# ROCKS and BORED AT WORK



## jdigiorgio (Jan 29, 2004)

I had alot of down time at work tonight so I was looking at AMANO's videos on YOUTUBE.

I CAN NOT BELIEVE the hardscapes in many of his tank, they are just so breathtaking. The variety of rocks he uses in his tanks are unbelievable!!!

For the life of me I can believe that Japan is the only place that has these beauties. The USA is SIGNIFICANTLY larger than Japan and we do have mountains and volcanoes and a much diversified geography then they do.

The question / idea I am proposing is to

1 - Have all of us take pictures of "AQUARIUM SAFE" rocks and stones that are inidiginous to your area.

2 - List places that you know of that have different kind of stones, ie; quarries, lanscape stores etc with names of the rocks along with pics.

This may sound like a dumb idea, but like I said we have such a diverse country here and there has to be more than shale, river rocks and round lava chunks.

This is ONE of the videos that got me thinking...

An aquascape with Unzan stone and Wabi-kusa






Let me know what you guys think?


----------



## Nachos (Jan 6, 2012)

Down in south Louisiana we have no local rocks to pick from which sucks so i can't get ya any pictures. So I guess we have to 'import' our stones and speaking of importing, after watching that video, I need to 'import' some of those Japanese fellas so they can hand me trays of live plants and mist them for me too, haha!


----------



## jdigiorgio (Jan 29, 2004)

I am definately with you on that one. MUST be so nice to just have EVERYTHING at your disposal like that!


----------



## Zapins (Jul 28, 2004)

In CT there are a lot of basalt rocks, and along the coast quite a lot of granite. Those compose the main two types of rock I have seen in CT, though occasionally you can find sandstone, shale and even marble.


----------



## asukawashere (Mar 11, 2009)

The unfortunate thing about the ADA stones is that they have fancy names or are identified by the region they came from - they offer us very few clues as to their composition or what their geological origins may be, thus it's hard to seek out localities with similar minerals.

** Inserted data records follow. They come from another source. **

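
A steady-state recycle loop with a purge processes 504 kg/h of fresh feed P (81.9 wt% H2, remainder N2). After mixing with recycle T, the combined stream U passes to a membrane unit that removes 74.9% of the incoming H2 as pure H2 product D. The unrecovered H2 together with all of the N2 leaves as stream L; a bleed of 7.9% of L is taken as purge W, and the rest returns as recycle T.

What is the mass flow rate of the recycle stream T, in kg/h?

N2 enters only via P and leaves only via the purge: 504×0.181 = 0.079×(N2 in L), and the membrane unit passes all N2, so N2 in U = N2 in L = 1154.7 kg/h.
H2 in U: m_A = 504×0.819 + (1−0.079)·(1−0.749)·m_A, so m_A = 412.78/0.7688 = 536.89 kg/h.
L = (1−0.749)×536.89 + 1154.7 = 1289.5 kg/h.
Recycle T = (1−0.079)×1289.5 = 1187.6 kg/h.

1188 kg/h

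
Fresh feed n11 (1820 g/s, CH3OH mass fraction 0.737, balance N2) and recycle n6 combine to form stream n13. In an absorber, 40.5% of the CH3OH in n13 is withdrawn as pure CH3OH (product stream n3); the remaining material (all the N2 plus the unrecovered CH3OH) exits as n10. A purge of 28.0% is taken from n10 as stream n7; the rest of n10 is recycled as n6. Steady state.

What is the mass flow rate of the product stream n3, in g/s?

CH3OH in n13: m_A = 1820×0.737 + (1−0.280)·(1−0.405)·m_A, so m_A = 1341.3/0.5716 = 2346.6 g/s.
Product n3 = 0.405×2346.6 = 950.39 g/s.

950.4 g/s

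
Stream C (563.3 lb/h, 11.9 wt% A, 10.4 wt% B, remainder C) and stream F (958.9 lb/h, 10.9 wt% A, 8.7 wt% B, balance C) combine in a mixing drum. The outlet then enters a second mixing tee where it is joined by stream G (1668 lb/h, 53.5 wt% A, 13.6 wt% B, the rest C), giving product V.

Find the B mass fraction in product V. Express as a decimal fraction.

Overall, product flow = 3190.2 lb/h.
B in = 563.3×0.104 + 958.9×0.087 + 1668×0.136 = 368.86 lb/h.
B fraction in V = 0.1156.

0.1156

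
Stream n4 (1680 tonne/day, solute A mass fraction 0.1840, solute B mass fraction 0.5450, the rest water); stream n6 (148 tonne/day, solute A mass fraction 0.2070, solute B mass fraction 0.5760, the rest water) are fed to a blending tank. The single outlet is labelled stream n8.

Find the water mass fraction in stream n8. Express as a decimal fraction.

0.2666

Total flow out = 1680 + 148 = 1828 tonne/day.
water in = 1680×0.271 + 148×0.217 = 487.4 tonne/day.
water mass fraction in n8 = 487.4/1828 = 0.2666.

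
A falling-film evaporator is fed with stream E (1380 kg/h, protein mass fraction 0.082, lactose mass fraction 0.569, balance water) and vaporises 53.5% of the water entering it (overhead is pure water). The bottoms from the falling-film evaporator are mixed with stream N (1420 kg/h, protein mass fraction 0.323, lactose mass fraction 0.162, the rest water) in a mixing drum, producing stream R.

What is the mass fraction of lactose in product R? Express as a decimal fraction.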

On the other hand, the rocks in that particular video show some evidence of having been shaped/worked with tools - my guess is they did a little fiddling to make the cavities more uniform & pronounced. Considering the meticulousness of the whole setup process, it would not surprise me if each rock was individually carved to Amano's specifications. If I had to guess, the source rock for that scape is probably some form of basaltic lava rock similar to the stuff you can find on Hawai'i and in the western U.S., wherever there's a history of volcanic activity. Some creative gouging and artificial wear later, and voila...



Nachos said:


> I need to 'import' some of those Japanese fellas so they can hand me trays of live plants and mist them for me too, haha!


I second this. Where's my fishroom staff when I need someone to lay out trays of carefully-arranged little round plant plugs for me to plop into gratuitously large rimless tanks. For that matter, where are my gratuitously large rimless tanks at all?


----------



## jdigiorgio (Jan 29, 2004)

Yes I think it is a type of basaltic lava as well. I did a search for companies that sell them and one will be sending me pics tomorrow of dimensions and type that I am looking for. Heres hoping. Will post the pics once I get them.

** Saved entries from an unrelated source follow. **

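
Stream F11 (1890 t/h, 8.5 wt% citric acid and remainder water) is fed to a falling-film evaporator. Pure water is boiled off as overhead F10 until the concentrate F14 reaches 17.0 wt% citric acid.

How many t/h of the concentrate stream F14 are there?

945 t/h

citric acid is conserved: 1890×0.085 = 160.65 t/h all reports to the concentrate.
Concentrate = 160.65/(target fraction) = 945 t/h.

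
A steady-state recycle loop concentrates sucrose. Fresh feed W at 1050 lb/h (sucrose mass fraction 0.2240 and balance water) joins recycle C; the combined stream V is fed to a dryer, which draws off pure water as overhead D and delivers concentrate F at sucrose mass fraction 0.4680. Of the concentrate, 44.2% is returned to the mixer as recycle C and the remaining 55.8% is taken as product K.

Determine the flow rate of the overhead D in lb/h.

Overall sucrose balance (none leaves overhead): sucrose in fresh feed = sucrose in product, i.e. 1050×0.224 = (1−0.442)·F·0.468.
F = 235.2/(0.468×0.558) = 900.65 lb/h.
Recycle C = 0.442×900.65 = 398.09 lb/h.
Combined feed V = 1050 + 398.09 = 1448.1 lb/h.
Overhead D = V − F = 1448.1 − 900.65 = 547.44 lb/h.

547.4 lb/h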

Zappins, I love the way the formation looks and would love to emulate that in a tank. the one right above your tank. NICE!!


----------



## Zapins (Jul 28, 2004)

Yes the cliff face in that picture was quite appealing. Particularly because the rocks in that area were lighter colored and rather crumbly compared with the other rocks in the same formation. I added some to my tank in the last picture there. They tend to get darker the longer you have them underwater, but they can be brushed clean with a wire tooth brush.


----------



## lilobee (Mar 28, 2012)

I'm having a hard time finding the right rock for scaping as well.


----------